Many of these changes were enacted years ago and are just now becoming a reality and each year can bring changes.
These changes can occur with out us even realizing it.

After reading some threads here I realized that there were changes I did not know of.

What is, will be and we cannot change that. My goal is to have the least amount of surprises as I move on in age and start using these services.

Hopefully, with the help of the internet and those who provide information, the surprises will be limited.

I doubt if I will find a one stop fits all with the information, but if anyone knows of any, let me know.


----------



## steelcitiesgray (Jan 23, 2017)

The AARP web site has a lot of information. If you become a member (2017=$16 a yr.) you will be inundated with information and AARP discounts and products to buy. Drives me crazy the amount of money they waste on mailings. I have accounts with Vanguard, Fidelity and TD Ameritrade and I receive retirement info from all of them.
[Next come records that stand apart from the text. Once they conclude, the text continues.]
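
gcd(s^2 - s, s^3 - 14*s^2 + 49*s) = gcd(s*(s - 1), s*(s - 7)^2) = s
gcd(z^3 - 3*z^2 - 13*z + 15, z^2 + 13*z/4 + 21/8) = 1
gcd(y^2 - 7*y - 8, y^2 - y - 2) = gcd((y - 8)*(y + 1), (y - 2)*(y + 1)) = y + 1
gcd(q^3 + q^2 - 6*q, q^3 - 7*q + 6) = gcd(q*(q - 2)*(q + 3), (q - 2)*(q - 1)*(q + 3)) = q^2 + q - 6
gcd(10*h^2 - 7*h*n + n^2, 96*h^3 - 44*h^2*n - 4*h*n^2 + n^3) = 2*h - n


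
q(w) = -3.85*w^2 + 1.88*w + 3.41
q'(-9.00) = 71.18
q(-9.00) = -325.36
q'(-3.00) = 24.98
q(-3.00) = -36.88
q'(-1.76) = 15.43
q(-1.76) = -11.82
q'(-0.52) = 5.88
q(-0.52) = 1.39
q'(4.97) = -36.39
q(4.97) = -82.34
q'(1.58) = -10.29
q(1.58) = -3.23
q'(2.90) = -20.45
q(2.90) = -23.52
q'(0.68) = -3.36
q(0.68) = 2.91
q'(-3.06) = 25.44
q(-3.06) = -38.39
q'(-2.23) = 19.05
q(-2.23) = -19.93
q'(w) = 1.88 - 7.7*w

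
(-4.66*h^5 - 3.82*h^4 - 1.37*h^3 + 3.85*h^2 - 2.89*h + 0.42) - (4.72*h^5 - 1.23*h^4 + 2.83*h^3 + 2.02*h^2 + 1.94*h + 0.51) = -9.38*h^5 - 2.59*h^4 - 4.2*h^3 + 1.83*h^2 - 4.83*h - 0.09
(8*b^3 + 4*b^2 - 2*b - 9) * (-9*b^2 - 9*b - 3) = -72*b^5 - 108*b^4 - 42*b^3 + 87*b^2 + 87*b + 27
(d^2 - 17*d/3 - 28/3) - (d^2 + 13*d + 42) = -56*d/3 - 154/3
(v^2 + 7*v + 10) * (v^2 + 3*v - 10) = v^4 + 10*v^3 + 21*v^2 - 40*v - 100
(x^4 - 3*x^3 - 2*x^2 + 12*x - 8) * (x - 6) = x^5 - 9*x^4 + 16*x^3 + 24*x^2 - 80*x + 48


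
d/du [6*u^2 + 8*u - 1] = 12*u + 8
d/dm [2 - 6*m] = -6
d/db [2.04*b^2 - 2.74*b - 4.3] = 4.08*b - 2.74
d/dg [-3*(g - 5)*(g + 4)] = 3 - 6*g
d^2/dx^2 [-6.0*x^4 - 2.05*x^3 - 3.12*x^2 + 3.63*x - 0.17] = -72.0*x^2 - 12.3*x - 6.24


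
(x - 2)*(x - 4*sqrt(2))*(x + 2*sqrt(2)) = x^3 - 2*sqrt(2)*x^2 - 2*x^2 - 16*x + 4*sqrt(2)*x + 32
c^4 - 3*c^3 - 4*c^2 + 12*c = c*(c - 3)*(c - 2)*(c + 2)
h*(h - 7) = h^2 - 7*h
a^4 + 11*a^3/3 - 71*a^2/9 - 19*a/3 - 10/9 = (a - 2)*(a + 1/3)^2*(a + 5)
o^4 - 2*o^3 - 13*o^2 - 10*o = o*(o - 5)*(o + 1)*(o + 2)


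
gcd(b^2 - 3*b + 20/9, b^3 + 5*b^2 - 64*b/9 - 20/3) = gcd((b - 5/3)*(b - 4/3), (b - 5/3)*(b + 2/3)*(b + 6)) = b - 5/3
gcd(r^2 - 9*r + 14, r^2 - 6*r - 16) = 1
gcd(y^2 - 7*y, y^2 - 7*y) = y^2 - 7*y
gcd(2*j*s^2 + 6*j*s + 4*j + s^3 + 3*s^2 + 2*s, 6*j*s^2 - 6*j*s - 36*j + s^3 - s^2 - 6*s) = s + 2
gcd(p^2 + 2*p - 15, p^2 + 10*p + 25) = p + 5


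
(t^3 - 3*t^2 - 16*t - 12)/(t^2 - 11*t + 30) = (t^2 + 3*t + 2)/(t - 5)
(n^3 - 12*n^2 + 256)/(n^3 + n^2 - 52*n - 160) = (n - 8)/(n + 5)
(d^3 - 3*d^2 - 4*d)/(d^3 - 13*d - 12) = d/(d + 3)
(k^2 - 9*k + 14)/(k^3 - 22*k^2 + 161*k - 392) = (k - 2)/(k^2 - 15*k + 56)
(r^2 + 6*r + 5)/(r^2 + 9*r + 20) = (r + 1)/(r + 4)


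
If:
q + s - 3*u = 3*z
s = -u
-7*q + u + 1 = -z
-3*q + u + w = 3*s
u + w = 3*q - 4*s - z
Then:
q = 25/167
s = -1/167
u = 1/167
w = 71/167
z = 7/167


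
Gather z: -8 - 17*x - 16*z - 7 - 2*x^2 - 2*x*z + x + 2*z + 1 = -2*x^2 - 16*x + z*(-2*x - 14) - 14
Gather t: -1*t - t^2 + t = -t^2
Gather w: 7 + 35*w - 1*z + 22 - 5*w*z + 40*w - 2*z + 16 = w*(75 - 5*z) - 3*z + 45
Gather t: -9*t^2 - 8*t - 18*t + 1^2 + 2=-9*t^2 - 26*t + 3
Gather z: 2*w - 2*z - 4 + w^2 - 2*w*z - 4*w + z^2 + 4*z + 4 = w^2 - 2*w + z^2 + z*(2 - 2*w)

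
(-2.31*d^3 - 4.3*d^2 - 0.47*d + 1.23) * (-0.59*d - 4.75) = 1.3629*d^4 + 13.5095*d^3 + 20.7023*d^2 + 1.5068*d - 5.8425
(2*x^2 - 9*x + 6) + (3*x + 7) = 2*x^2 - 6*x + 13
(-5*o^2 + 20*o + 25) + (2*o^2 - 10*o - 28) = -3*o^2 + 10*o - 3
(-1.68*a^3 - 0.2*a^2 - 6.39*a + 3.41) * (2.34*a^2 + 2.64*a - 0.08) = -3.9312*a^5 - 4.9032*a^4 - 15.3462*a^3 - 8.8742*a^2 + 9.5136*a - 0.2728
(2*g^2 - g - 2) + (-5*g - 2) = 2*g^2 - 6*g - 4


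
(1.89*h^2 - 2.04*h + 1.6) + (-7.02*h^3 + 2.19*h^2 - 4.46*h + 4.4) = -7.02*h^3 + 4.08*h^2 - 6.5*h + 6.0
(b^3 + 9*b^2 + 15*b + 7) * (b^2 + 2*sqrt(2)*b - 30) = b^5 + 2*sqrt(2)*b^4 + 9*b^4 - 15*b^3 + 18*sqrt(2)*b^3 - 263*b^2 + 30*sqrt(2)*b^2 - 450*b + 14*sqrt(2)*b - 210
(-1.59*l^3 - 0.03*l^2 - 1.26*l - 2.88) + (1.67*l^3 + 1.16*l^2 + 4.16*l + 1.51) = 0.0799999999999998*l^3 + 1.13*l^2 + 2.9*l - 1.37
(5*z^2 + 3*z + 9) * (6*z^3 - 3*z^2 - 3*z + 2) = 30*z^5 + 3*z^4 + 30*z^3 - 26*z^2 - 21*z + 18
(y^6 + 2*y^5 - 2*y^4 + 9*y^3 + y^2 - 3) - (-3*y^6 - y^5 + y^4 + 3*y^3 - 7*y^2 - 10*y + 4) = 4*y^6 + 3*y^5 - 3*y^4 + 6*y^3 + 8*y^2 + 10*y - 7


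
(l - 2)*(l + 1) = l^2 - l - 2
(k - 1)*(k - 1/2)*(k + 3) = k^3 + 3*k^2/2 - 4*k + 3/2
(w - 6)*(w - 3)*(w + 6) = w^3 - 3*w^2 - 36*w + 108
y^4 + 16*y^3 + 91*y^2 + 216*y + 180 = (y + 2)*(y + 3)*(y + 5)*(y + 6)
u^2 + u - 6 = (u - 2)*(u + 3)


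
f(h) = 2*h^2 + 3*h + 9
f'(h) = 4*h + 3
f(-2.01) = 11.05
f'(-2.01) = -5.04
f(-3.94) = 28.23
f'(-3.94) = -12.76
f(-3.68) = 25.04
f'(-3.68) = -11.72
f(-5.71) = 57.08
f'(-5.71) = -19.84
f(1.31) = 16.36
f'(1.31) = 8.24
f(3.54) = 44.68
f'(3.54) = 17.16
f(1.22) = 15.64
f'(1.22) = 7.88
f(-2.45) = 13.66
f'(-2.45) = -6.80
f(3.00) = 36.00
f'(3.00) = 15.00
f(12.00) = 333.00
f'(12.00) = 51.00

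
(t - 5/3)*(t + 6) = t^2 + 13*t/3 - 10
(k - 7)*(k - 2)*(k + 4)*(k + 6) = k^4 + k^3 - 52*k^2 - 76*k + 336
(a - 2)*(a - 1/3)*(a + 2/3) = a^3 - 5*a^2/3 - 8*a/9 + 4/9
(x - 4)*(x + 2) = x^2 - 2*x - 8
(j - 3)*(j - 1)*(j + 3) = j^3 - j^2 - 9*j + 9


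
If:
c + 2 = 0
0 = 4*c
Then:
No Solution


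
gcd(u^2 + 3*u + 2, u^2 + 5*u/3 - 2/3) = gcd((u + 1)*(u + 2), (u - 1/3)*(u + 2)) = u + 2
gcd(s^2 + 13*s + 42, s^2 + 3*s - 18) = s + 6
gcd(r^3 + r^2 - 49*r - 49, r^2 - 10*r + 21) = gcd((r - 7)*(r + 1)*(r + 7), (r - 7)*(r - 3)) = r - 7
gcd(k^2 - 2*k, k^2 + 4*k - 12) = k - 2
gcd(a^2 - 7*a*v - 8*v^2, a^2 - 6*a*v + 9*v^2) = 1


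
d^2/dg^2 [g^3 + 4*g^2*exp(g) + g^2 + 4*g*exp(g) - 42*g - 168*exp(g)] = 4*g^2*exp(g) + 20*g*exp(g) + 6*g - 152*exp(g) + 2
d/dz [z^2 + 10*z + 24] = 2*z + 10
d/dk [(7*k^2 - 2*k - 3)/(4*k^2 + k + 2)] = (15*k^2 + 52*k - 1)/(16*k^4 + 8*k^3 + 17*k^2 + 4*k + 4)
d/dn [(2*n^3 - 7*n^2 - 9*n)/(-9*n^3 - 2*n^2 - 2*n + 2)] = (-67*n^4 - 170*n^3 + 8*n^2 - 28*n - 18)/(81*n^6 + 36*n^5 + 40*n^4 - 28*n^3 - 4*n^2 - 8*n + 4)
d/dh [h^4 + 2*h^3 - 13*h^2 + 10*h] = 4*h^3 + 6*h^2 - 26*h + 10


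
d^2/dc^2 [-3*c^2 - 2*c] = -6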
Last but not least www.ssa.gov Many people just don't read the info that's available.


----------



## OneEyedDiva (Jan 23, 2017)

AARP is a good site. I used to be a member but I am no longer. You can access their bulletin and magazine online without becoming a member. I have them right in my bookmarks bar. If you have a tablet, you ca also get their apps. They usually do keep us abreast of what's new and what AARP is doing to benefit we seniors when it comes to legislation.


----------